Corona-Quarantäne: Müssen wir jetzt unbedingt produktiv sein?

Der eine lernt jetzt endlich Schwedisch, die andere Programmieren und der Dritte hat schon drei Mal die Wohnung geputzt. Bin ich ein schlechter Mensch, wenn ich eigentlich nur rumliegen und nix tun will?

Frau liegt gelangweilt am Sofa

Damit sich das Coronavirus nicht zu schnell ausbreitet, bleiben wir momentan zuhaus' – und haben dadurch unfreiwillig viel Zeit (zumindest manche von uns – andere sind gerade damit beschäftigt, die Welt zu retten. Danke dafür!).

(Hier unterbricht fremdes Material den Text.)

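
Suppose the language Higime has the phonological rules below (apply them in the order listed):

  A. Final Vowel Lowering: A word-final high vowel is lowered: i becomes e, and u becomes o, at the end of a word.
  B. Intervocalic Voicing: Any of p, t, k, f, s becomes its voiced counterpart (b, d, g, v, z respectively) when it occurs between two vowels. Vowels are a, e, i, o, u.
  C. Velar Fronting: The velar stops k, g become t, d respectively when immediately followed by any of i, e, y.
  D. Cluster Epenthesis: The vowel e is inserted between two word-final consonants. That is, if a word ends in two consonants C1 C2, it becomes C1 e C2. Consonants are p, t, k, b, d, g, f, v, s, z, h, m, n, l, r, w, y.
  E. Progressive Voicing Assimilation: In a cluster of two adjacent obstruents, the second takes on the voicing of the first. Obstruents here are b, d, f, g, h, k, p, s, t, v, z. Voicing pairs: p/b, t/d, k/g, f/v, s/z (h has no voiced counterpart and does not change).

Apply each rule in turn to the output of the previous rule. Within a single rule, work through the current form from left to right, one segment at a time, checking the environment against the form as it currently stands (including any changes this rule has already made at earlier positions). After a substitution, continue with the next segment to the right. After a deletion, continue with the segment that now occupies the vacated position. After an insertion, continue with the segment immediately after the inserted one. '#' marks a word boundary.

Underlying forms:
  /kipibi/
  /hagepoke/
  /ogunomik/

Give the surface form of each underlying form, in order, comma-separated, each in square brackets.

[tibibe], [hadebode], [ogunomik]

/kipibi/:
  A Final Vowel Lowering: [kipibi] → [kipibe]
  B Intervocalic Voicing: [kipibe] → [kibibe]
  C Velar Fronting: [kibibe] → [tibibe]
  D Cluster Epenthesis: no change — [tibibe]
  E Progressive Voicing Assimilation: no change — [tibibe]
/hagepoke/:
  A Final Vowel Lowering: no change — [hagepoke]
  B Intervocalic Voicing: [hagepoke] → [hageboge]
  C Velar Fronting: [hageboge] → [hadebode]
  D Cluster Epenthesis: no change — [hadebode]
  E Progressive Voicing Assimilation: no change — [hadebode]
/ogunomik/:
  A Final Vowel Lowering: no change — [ogunomik]
  B Intervocalic Voicing: no change — [ogunomik]
  C Velar Fronting: no change — [ogunomik]
  D Cluster Epenthesis: no change — [ogunomik]
  E Progressive Voicing Assimilation: no change — [ogunomik]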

Diese viele Zeit beflügelt aktuell etliche Menschen dazu, stolz mitzuteilen, was sie jetzt nicht alles Sinnvolles anstellen: Endlich wird das Fahrrad repariert, der Kleiderschrank ausgemistet, das Regal montiert oder die Heimorgel bespielt.

Das ist ja alles schön und gut, aber: Was, wenn ich gar nicht produktiv sein will? Oder womöglich einfach die Energie dazu fehlt? Was, wenn ich einfach nur auf meiner Couch liegen, auf mein Handy glotzen und mich nur noch bewegen will, um mein Geschäft zu verrichten oder Snack-Nachschub zu holen? Muss ich dann ein schlechtes Gewissen haben? Bin ich gar ein schlechter Mensch?

Thanks a lot, capitalism!

Wir leben in einer kapitalistischen Gesellschaft, die uns ständig eintrichtert, alles war wir tun, müsse einen Sinn haben und uns oder die Welt (oder am besten beides zugleich) in irgendeiner Weise verbessern. Self-Improvement und Produktivität werden auch 2020 großgeschrieben. Influencer*innen und Twitter-Prediger*innen sind da kaum eine Hilfe. Tipps à la "Wie du auch daheim das Beste aus jedem Tag rausholst“ hier und Posts wie "Schau mal, wie viele Pflanzen ich schon umgetopft hab“ da, teilen uns unterschwellig mit: "Hey, was ist eigentlich mit dir? Wär’s nicht an der Zeit, deinen Arsch hochzukriegen und dich auf den (in fehlgeleiteter Jahresend-Euphorie zugelegten) Hometrainer zu schwingen? Und die Fenster putzen sich auch nicht von selbst!“.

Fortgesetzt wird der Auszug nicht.